Meta Should Delay Plans To Allow Teens In Horizon Worlds, Groups Urge

Advocacy groups are urging Meta Platforms to hold off on allowing teens to use the Horizon Worlds metaverse app.

“Meta must wait for more peer-reviewed research on the potential risks of the Metaverse to be certain that children and teens would be safe in the immersive experience,” groups including the Center for Digital Democracy, Fairplay and Electronic Privacy Information Center said in a letter sent Friday to CEO Mark Zuckerberg.

"Getting teens to use the platform is essential to Meta’s bottom line because they are potential life-long users, and their presence and support can make the platform seem trendy," the groups add. "But what may be good for your bottom line may be incredibly harmful to young people."

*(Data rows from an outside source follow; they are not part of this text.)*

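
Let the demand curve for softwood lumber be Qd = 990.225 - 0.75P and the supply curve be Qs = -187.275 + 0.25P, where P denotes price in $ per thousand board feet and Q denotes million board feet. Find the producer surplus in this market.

The market clears where 990.225 - 0.75P = -187.275 + 0.25P. Rearranging, P = 1177.5, hence P* = 1177.5.
Substitute back: Q* = 990.225 - 0.75(1177.5) = 107.1.
Supply choke price (Qs = 0): P = 749.1. Producer surplus = ½ × (1177.5 - 749.1) × 107.1 = 22940.82.

Producer surplus = 22940.82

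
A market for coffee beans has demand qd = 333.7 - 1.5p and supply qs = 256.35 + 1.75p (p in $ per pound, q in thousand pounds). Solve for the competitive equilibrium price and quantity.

Equating demand and supply, 333.7 - 1.5p = 256.35 + 1.75p gives 3.25p = 77.35, so p* = 23.8.
Plugging p* into demand: q* = 333.7 - 1.5(23.8) = 298.

p* = 23.8, q* = 298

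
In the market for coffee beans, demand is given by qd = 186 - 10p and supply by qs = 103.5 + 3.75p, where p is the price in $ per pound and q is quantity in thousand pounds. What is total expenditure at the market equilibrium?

The market clears where 186 - 10p = 103.5 + 3.75p. Rearranging, 13.75p = 82.5, hence p* = 6.
Then q* = 186 - 10(6) = 126.
Total expenditure = p* × q* = 6 × 126 = 756.

Total expenditure = 756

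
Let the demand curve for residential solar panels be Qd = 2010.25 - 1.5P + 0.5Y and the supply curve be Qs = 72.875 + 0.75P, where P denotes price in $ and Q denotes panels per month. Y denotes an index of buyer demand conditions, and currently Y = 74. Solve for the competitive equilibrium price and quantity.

P* = 877.5, Q* = 731

With Y = 74, demand is Qd = 2047.25 - 1.5P.
The market clears where 2047.25 - 1.5P = 72.875 + 0.75P. Rearranging, 2.25P = 1974.375, hence P* = 877.5.
From the demand curve, Q* = 2047.25 - 1.5(877.5) = 731.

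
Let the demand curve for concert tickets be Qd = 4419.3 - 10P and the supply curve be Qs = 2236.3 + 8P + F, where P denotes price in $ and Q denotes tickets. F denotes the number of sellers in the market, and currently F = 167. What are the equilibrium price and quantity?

P* = 112, Q* = 3299.3

With F = 167, supply is Qs = 2403.3 + 8P.
At equilibrium Qd = Qs, so 4419.3 - 10P = 2403.3 + 8P; collecting terms, 2016 = 18P and P* = 112.
Then Q* = 4419.3 - 10(112) = 3299.3.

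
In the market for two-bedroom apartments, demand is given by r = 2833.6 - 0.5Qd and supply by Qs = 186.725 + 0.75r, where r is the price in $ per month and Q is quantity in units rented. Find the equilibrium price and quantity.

In direct form, Qd = 5667.2 - 2r.
Set Qd = Qs: 5667.2 - 2r = 186.725 + 0.75r, so 5480.475 = 2.75r and r* = 1992.9.
Substitute back: Q* = 5667.2 - 2(1992.9) = 1681.4.

r* = 1992.9, Q* = 1681.4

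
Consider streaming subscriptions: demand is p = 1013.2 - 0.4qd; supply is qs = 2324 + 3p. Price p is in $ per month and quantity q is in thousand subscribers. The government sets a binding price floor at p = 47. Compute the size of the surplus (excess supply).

Surplus = 49.5

Rewriting in direct form: qd = 2533 - 2.5p.
At p = 47: qd = 2415.5 and qs = 2465.
Surplus = qs - qd = 2465 - 2415.5 = 49.5.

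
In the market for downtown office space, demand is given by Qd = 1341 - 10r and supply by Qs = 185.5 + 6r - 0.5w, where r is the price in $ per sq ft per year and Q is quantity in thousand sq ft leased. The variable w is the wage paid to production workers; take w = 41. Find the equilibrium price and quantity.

With w = 41, supply is Qs = 165 + 6r.
At equilibrium Qd = Qs, so 1341 - 10r = 165 + 6r; collecting terms, 1176 = 16r and r* = 73.5.
Substitute back: Q* = 1341 - 10(73.5) = 606.

r* = 73.5, Q* = 606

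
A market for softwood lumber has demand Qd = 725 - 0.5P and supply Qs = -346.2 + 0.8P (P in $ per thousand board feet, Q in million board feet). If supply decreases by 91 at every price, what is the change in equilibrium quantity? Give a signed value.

Set Qd = Qs: 725 - 0.5P = -346.2 + 0.8P, so 1071.2 = 1.3P and P* = 824.
From the demand curve, Q* = 725 - 0.5(824) = 313.
After the shift, supply is Qs = -437.2 + 0.8P.
The new intersection has 1162.2 = 1.3P, i.e. P = 894, Q = 278.
ΔQ = 278 - 313 = -35.

ΔQ = -35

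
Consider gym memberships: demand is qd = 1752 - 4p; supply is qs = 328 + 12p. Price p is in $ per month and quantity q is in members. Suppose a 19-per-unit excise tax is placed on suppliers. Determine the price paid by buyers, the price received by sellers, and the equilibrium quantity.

The tax drives a wedge p_b - p_s = 19. Substituting p_s = p_b - 19 into supply: qs = 100 + 12p_b.
Set qd = qs: 1752 - 4p_b = 100 + 12p_b, so 1652 = 16p_b and p_b = 103.25.
So p_s = 84.25 and the quantity traded is q = 1752 - 4(103.25) = 1339.

p_b = 103.25, p_s = 84.25, q = 1339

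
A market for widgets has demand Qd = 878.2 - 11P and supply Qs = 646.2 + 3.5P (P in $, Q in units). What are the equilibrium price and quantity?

The market clears where 878.2 - 11P = 646.2 + 3.5P. Rearranging, 14.5P = 232, hence P* = 16.
Then Q* = 878.2 - 11(16) = 702.2.

P* = 16, Q* = 702.2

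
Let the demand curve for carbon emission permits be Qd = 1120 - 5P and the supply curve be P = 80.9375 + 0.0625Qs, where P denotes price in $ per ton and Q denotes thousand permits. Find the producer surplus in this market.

Solving each curve for Q: Qs = -1295 + 16P.
At equilibrium Qd = Qs, so 1120 - 5P = -1295 + 16P; collecting terms, 2415 = 21P and P* = 115.
Substitute back: Q* = 1120 - 5(115) = 545.
Supply choke price (Qs = 0): P = 80.9375. Producer surplus = ½ × (115 - 80.9375) × 545 = 9282.03125.

Producer surplus = 9282.03125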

The letter comes around two months after The Wall Street Journal reported that Meta aimed to attract teen users to Horizon Worlds.

Fairplay and the others argue that teens' use of social media platforms can be harmful for several reasons -- including that social media can expose teens to biometric data collection as well as “manipulative” marketing practices.

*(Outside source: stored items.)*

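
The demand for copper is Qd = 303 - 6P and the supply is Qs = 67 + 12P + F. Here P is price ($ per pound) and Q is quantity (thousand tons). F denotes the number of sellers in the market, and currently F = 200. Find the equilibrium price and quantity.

With F = 200, supply is Qs = 267 + 12P.
At equilibrium Qd = Qs, so 303 - 6P = 267 + 12P; collecting terms, 36 = 18P and P* = 2.
Plugging P* into demand: Q* = 303 - 6(2) = 291.

P* = 2, Q* = 291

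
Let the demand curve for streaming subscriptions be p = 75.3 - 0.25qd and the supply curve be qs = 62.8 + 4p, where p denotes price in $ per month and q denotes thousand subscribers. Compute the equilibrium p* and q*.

In direct form, qd = 301.2 - 4p.
At equilibrium qd = qs, so 301.2 - 4p = 62.8 + 4p; collecting terms, 238.4 = 8p and p* = 29.8.
Plugging p* into demand: q* = 301.2 - 4(29.8) = 182.

p* = 29.8, q* = 182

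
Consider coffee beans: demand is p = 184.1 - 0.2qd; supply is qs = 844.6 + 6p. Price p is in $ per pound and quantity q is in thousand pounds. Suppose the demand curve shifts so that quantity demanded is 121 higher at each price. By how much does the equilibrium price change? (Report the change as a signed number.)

Δp = 11

Solving each curve for q: qd = 920.5 - 5p.
The market clears where 920.5 - 5p = 844.6 + 6p. Rearranging, 11p = 75.9, hence p* = 6.9.
Then q* = 920.5 - 5(6.9) = 886.
After the shift, demand is qd = 1041.5 - 5p.
New equilibrium: 196.9 = 11p, so p = 17.9 and q = 952.
Δp = 17.9 - 6.9 = 11.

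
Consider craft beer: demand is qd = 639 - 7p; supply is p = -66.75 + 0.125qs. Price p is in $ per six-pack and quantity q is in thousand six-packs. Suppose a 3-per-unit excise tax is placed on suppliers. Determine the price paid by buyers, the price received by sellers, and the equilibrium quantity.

p_b = 8.6, p_s = 5.6, q = 578.8

Rewriting in direct form: qs = 534 + 8p.
Suppliers keep p_s = p_b - 3 per unit, so supply in terms of the buyer price is qs = 510 + 8p_b.
Equate demand and the shifted supply: 639 - 7p_b = 510 + 8p_b, giving 15p_b = 129, so p_b = 8.6.
Then p_s = 8.6 - 3 = 5.6 and q = 639 - 7(8.6) = 578.8.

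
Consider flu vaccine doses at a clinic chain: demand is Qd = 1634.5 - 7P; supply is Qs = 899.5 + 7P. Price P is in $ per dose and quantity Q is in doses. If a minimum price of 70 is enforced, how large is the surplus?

Surplus = 245

At P = 70: Qd = 1144.5 and Qs = 1389.5.
Surplus = Qs - Qd = 1389.5 - 1144.5 = 245.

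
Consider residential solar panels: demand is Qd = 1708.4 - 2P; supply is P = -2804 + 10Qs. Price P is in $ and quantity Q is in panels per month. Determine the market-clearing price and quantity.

P* = 680, Q* = 348.4

In direct form, Qs = 280.4 + 0.1P.
Equating demand and supply, 1708.4 - 2P = 280.4 + 0.1P gives 2.1P = 1428, so P* = 680.
Substitute back: Q* = 1708.4 - 2(680) = 348.4.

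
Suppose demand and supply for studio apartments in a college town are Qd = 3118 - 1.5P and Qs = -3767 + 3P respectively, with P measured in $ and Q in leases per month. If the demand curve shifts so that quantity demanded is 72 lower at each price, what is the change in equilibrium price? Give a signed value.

Set Qd = Qs: 3118 - 1.5P = -3767 + 3P, so 6885 = 4.5P and P* = 1530.
Plugging P* into demand: Q* = 3118 - 1.5(1530) = 823.
After the shift, demand is Qd = 3046 - 1.5P.
New equilibrium: 6813 = 4.5P, so P = 1514 and Q = 775.
ΔP = 1514 - 1530 = -16.

ΔP = -16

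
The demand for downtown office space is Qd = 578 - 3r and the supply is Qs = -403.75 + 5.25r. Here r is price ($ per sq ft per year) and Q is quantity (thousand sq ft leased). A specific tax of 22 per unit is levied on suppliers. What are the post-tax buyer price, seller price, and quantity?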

“Young people are targeted in many ways for invasive data collection online. These risks are heightened on VR [virtual reality], where there is the prospect of collecting physiological data -- biomarkers such as faceprints and eye movement data,” the groups write.

“With an even larger volume of extremely sensitive data at its disposal, we know from Meta’s history what it will do with it -- use it to maximize young people’s engagement and to target them with behavioral marketing,” the advocates add. “The result -- impressionable and vulnerable kids and teens are barraged with powerful messages promoting the interests of advertisers, including fostering brand loyalty to an array of goods and services.”

A Meta spokesperson said the company plans to have “additional protections and tools in place to help provide age-appropriate experiences” for teens, before making Horizon Worlds available to them.

“Quest headsets are for people 13+ and we encourage parents and caretakers to use our parental supervision tools, including managing access to apps, to help ensure safe experiences,” the spokesperson added.